Turkey Downing That Russian Fighter Jet Is Terrible News for the War on ISIS

Russian President Vladimir Putin and Turkish President (then prime minister) Recep Tayyip Erdogan attend a press conference after their meeting to discuss differences on Syria in Moscow on July 18, 2012.

Photo by Kirill Kudryavtsev/AFP/GettyImages

Whatever post-Paris unity there might have been in the fractious coalition of nations fighting ISIS in Syria crashed and burned on the Syria-Turkey border on Tuesday as Turkish F-16s shot down a Russian SU-24 fighter.

Turkey, which has previously protested Russian violations of its airspace and shot down an unmanned Russian drone in October, says the Russian fighter had entered its territory, which Russia denies.

Further raising the stakes, a group of Turkmen rebels in northern Syria, who have recently been supported by Turkish airpower, claim to have killed the two Russian pilots. Russian President Vladimir Putin called the incident a “stab in the back,” accusing NATO, of which Turkey and the United States are members, of being accomplices of ISIS. He promised “significant consequences, including for Russia-Turkish relations.”

Putin’s tough rhetoric aside, this is unlikely to lead to direct military confrontation between Russia and NATO-member Turkey. As veteran Russia-watcher Mark Galeotti lays out, the risks to both sides are just too great for this to dissolve into even an overly aggressive diplomatic confrontation. In this situation, that’s what counts as good news.

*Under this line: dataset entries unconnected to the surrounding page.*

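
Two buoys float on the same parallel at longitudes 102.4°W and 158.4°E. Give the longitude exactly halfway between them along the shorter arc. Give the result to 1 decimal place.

152.0°W

Signed shortest Δλ from -102.4° to +158.4° is -99.2°.
Midpoint longitude = -102.4° + (-99.2°)/2 = -102.4° − 49.6° = -152.0°.
(The naïve average (-102.4 + +158.4)/2 = 28.0° is on the wrong side of the globe.)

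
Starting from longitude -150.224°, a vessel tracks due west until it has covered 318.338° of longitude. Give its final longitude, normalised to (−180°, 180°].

-108.562°

Start at -150.224°; shift −318.338° → -468.562°.
-468.562° lies outside (−180°, 180°]; add 360° → -108.562°.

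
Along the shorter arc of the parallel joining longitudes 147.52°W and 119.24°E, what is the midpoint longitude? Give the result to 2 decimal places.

165.86°E

Signed shortest Δλ from -147.52° to +119.24° is -93.24°.
Midpoint longitude = -147.52° + (-93.24°)/2 = -147.52° − 46.62° = -194.14°.
Normalise into (−180°, 180°]: +165.86°.
(The naïve average (-147.52 + +119.24)/2 = -14.14° is on the wrong side of the globe.)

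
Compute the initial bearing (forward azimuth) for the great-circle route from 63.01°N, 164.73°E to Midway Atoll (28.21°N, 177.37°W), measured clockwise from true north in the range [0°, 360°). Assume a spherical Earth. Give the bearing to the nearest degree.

153°

Δλ = -177.37 − 164.73 = -342.10°; wrapped into (−180°, 180°]: 17.90°.
θ = atan2( sin Δλ · cos φ₂ , cos φ₁ · sin φ₂ − sin φ₁ · cos φ₂ · cos Δλ )
  = atan2(0.27085, -0.53270) = 153.049° → normalised to [0°, 360°): 153.049°.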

But the implications for the Syrian civil war, and the separate but related international campaign against ISIS, could be significant. The incident comes just as French President François Hollande arrives in Washington on the first stop of a trip aimed at a building a coalition to take more significant military action against ISIS. His next stop is Moscow. While the U.S. has viewed the Russian intervention in Syria with suspicion because of Russia’s support for Syrian President Bashar al-Assad and attacks on non-ISIS rebels, France has been more open to the idea of working with the Russians. France, tellingly, did not invoke NATO’s mutual defense clause after the Paris attacks—as the U.S. did after 9/11—possibly as a form of outreach to NATO-wary Moscow.

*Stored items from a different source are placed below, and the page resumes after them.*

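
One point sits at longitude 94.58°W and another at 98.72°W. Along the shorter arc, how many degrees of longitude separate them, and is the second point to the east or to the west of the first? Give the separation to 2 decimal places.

4.14° west

Raw difference: -98.72 − -94.58 = -4.14°.
Normalise into (−180°, 180°]: -4.14° stays -4.14°.
Negative ⇒ the second point lies to the west; separation 4.14°.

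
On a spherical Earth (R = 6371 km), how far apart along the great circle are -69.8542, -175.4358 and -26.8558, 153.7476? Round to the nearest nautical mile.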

And recent days had actually given some rare cause for hope that the international coalition could get on the same page. In the wake of the bombing of a Russian passenger plane over Sinai—for which ISIS claimed responsibility—Russia finally began serious airstrikes on Islamic State targets in Syria after weeks of focusing its fire on anti-Assad rebels. More significantly, it alerted the United States to those strikes. On the diplomatic front, outside powers including Russia, Iran, the United States, France, and Turkey made more progress than was expected on developing a plan for a cease-fire between Assad and the rebels during a meeting in Vienna one day after the Paris attacks.

After Tuesday, Russia is unlikely to build on cooperation with NATO forces in Syria. Not surprisingly, Russian Foreign Minister Sergei Lavrov has called off a planned trip to Turkey. Putin may also redouble the country’s campaign against Turkish-backed rebel groups in Syria and its support for the Assad regime. Turkey and the Gulf states had been pushing at Vienna to expand the number of rebel groups viewed as “legitimate” opposition, which Russia, Iran, and their Syrian proxies are now more likely to reject.

Under the best circumstances, Turkey and Russia would both be highly problematic partners in any project aimed at destroying ISIS. Russia is more interested in defending a Syrian regime that has abetted the Islamic State’s rise. Turkey has only belatedly joined U.S.-led airstrikes against ISIS, but has also continued to bomb the Kurdish fighters that have been the most effective force in fighting ISIS on the ground. Still, given their deep involvement in the conflict, it’s hard to imagine any meaningful political settlement in Syria without Turkey’s cooperation.

All in all, this was a good day for the Assad regime and for ISIS.